After receiving tickets containing links to the biographies of actual clients of Oxfam, a little more than half of the diners found themselves seated on the floor, to represent the vast percentage of humans who on average struggle to survive on less than $2,135 a year.
Sunday’s presentation was the culmination of three weeks of study and discussion and rehearsal. At the banquet, Luke handed a plate of rice to parishioner Mary Newton’s 5-year-old son Thomas Gortner and pointed to the festively-clothed table nearby, where a handful of “high-income” diners were seated.
“They get spaghetti-and-meatballs and salad,” he declared.
“They” included church pastor Tom Kinder, who confessed to discomfort with his unearned privilege — and later expressed pride in the social mindfulness of the congregation that he joined in September 2017.
“During my interview with the search committee, a member who had grown up here talked about the hunger banquets they used to hold here when she was young,” Kinder said. “She said she hoped that we would do them again.”
Enter Harris and Hawkins, both of whom taught for many years at Strafford’s Newton School and who remember the banquets that started in the late 1980s.
“We had a number of adults who had long memories,” Hawkins recalled last week. “They wanted this good experience for their kids, as part of our religious exploration.”
Mary Newton recalled participating in an earlier incarnation of the banquet as an eighth grader, while growing up in Strafford in the 1980s and 1990s. After college and graduate school, she returned about six years ago with daughter, Elizabeth, and shortly after had son, Thomas.
As her kids have grown, she’s taken comfort in seeing the congregation’s renewed effort to raise awareness of social-justice issues in general and hunger in particular among parishioners of all ages.
“There’s a deliberate effort to be more global in the way they look at the world,” Newton said. “It’s meaningful that (Harris and Hawkins) had the children do that reading. ”
Longtime parishioner Rebecca Bailey, whose grown daughter Lillian Schley participated in previous hunger-related meals, welcomes the resurrection of the tradition as well.
“For a while there, the numbers had dwindled down, but the last few years we’ve had more families and more children come in,” Bailey said. “It’s great to have this be focused on something tangible, to connect it to the sheer statistics in a personal way. People have a lot of other things going on in their lives, sports practices and stuff, so to see this kind of commitment of time is encouraging.”
Esme Krauthamer, 12, a sixth-grader at the Newton School, said that the lessons at church reinforced “similar things we’ve done at school, like a food drive. That was more about hunger in Vermont, so most of this about how things are in the rest of the world is new.”
They started learning how conditions are farther afield in early November, starting with an Oxfam handout introducing students to a West African woman named Fatou, who struggles to grow food for her family in the midst of drought and storms attributed to climate change.
Subsequent lessons introduced the students to Oxfam clients in a variety of circumstances.

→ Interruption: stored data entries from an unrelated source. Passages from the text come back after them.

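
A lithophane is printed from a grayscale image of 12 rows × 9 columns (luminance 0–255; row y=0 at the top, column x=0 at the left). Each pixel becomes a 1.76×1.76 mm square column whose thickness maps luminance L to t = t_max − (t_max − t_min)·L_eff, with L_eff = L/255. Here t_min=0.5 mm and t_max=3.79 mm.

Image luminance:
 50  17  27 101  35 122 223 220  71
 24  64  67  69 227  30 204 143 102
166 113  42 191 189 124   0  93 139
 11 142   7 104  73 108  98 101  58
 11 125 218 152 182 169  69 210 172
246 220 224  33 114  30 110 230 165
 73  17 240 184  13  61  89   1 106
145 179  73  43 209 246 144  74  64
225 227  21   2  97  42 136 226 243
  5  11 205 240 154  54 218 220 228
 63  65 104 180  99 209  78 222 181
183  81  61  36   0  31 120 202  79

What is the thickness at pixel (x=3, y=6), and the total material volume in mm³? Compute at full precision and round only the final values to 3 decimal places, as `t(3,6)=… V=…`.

span = t_max - t_min = 3.79 - 0.5 = 3.290
L(3,6) = 184, L_eff = 184/255 = 0.721569
t(3,6) = 3.79 - 3.290·0.721569 = 1.416
Σt over all 12·9 pixels = 520407/2125 ≈ 244.8974118
V = pitch²·Σt = 1.76²·520407/2125 = 758.594

t(3,6)=1.416 V=758.594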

Among those they introduced to the congregation pre-banquet was an Ecuadoran teenager named Pablo, who after finishing school at eight grades went to work for an oil company.
While the job provided him with a livable wage by local and world standards, Pablo worried about the way the company treated the workers and polluted the land around him — and about the threat to his income if he spoke up.
After each of the older students told such stories, Emmett Wurm declared, “It hurts to be hungry,” each time in a fainter voice.
After the last of the diners headed home, volunteers counted the donations, and found a total of more than $550 that will go to Oxfam.
“This seemed like the appropriate Sunday to do this, right before Thanksgiving,” Harris said. “It’s an avenue to teach gratitude in a different way.”